Bruno Gendron : Je ne sais pas si on peut aller jusque là. Par contre, il y a une inégalité de traitement de fait, c’est très clair. Je ne dirai pas qu’on compte moins que d’autres mais il y a parfois des phénomènes de discrimination, le Défenseur des Droits s’en fait annuellement l’écho. C’est une question aujourd’hui majeure. La première chose qu’on nous demande pour faire poids, c’est pour combien de personnes on travaille. Je ne sais pas si le Gouvernement va plier au sujet de la réforme des retraites, n’empêche que le nombre de personnes qui sont mobilisées est bien plus important que celui des personnes en situation de handicap. Notre poids quantitatif est moindre, mais comme d’autres catégories de personnes. Et j’ai l’habitude de dire, c’est mon côté ironique, que nous, on ne peut pas bloquer une ville…
Question : Malgré ce constat, qu’est-ce qui a bien fonctionné avec la loi du 11 février 2005 ?

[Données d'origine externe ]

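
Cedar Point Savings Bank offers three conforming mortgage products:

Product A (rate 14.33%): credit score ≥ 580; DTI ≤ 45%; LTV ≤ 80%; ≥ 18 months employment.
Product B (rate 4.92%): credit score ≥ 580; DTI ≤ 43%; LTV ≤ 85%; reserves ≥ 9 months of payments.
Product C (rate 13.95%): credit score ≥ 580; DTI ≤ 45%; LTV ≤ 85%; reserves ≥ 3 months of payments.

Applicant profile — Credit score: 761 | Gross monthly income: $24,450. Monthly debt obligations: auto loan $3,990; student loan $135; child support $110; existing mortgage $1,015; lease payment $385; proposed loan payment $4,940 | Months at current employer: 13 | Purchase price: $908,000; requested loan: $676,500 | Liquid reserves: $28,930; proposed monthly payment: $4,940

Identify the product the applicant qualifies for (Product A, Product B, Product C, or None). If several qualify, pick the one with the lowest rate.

Product C

Total debts = (3,990 + 135 + 110 + 1,015 + 385 + 4,940) = 10,575; DTI = 10,575/24,450 = 43.3%.
LTV = 676,500/908,000 = 74.5%.
Reserves = 28,930/4,940 = 5.9 months.
Product A: score 761 ≥ 580; DTI 43.3% ≤ 45%; LTV 74.5% ≤ 80%; employment 13 < 18 mo → does not qualify.
Product B: score 761 ≥ 580; DTI 43.3% > 43%; LTV 74.5% ≤ 85%; reserves 5.9 < 9 mo → does not qualify.
Product C: score 761 ≥ 580; DTI 43.3% ≤ 45%; LTV 74.5% ≤ 85%; reserves 5.9 ≥ 3 mo → qualifies.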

Bruno Gendron : Pour être militant depuis un certain nombre d’années, je trouve qu’aujourd’hui il y a un dialogue engagé et des actions en termes d’accessibilité. A la Fédération, on regarde les 10% de sites Internet accessibles, mais sans doute y en avait-il moins avant. Dans le domaine de l’emploi, on voit qu’une personne déficiente visuelle sur deux est au chômage, mais il y a aussi des personnes qui travaillent avec beaucoup de plaisir. Globalement, cette loi a permis une prise de conscience importante et on a changé, l’air de rien, le paradigme autour du handicap : aujourd’hui il n’est plus défini à travers la problématique de la déficience médicale, mais par l’environnement qui crée le handicap. Quand on raisonne en termes d’interaction entre la personne, son contexte, son environnement, il est très intéressant de le voir de cette manière-là. Ce qui a bien fonctionné aussi, et on le voit dans les travaux de l’Agefiph et du FIPHFP, c’est le droit à compensation, le financement de ce qui permet de compenser le handicap. C’est plutôt une innovation intéressante. Par contre ce qui m’exaspère le plus, c’est le recul des dates butoirs pour l’accessibilité notamment ; si on fixe des dates butoirs, c’est pour qu’elles soient respectées, mais si à chaque fois on les décale, cela veut dire qu’on envoie le signal qu’il est possible de décaler. Je pense aux Agendas d’Accessibilité Programmée pour l’accessibilité de la chaîne du déplacement et du bâti, et à l’accessibilité numérique. Si le fisc nous envoyait le signal qu’on peut décaler le paiement de nos impôts, on le ferait tous !
Propos recueillis par Laurent Lejard, février 2023.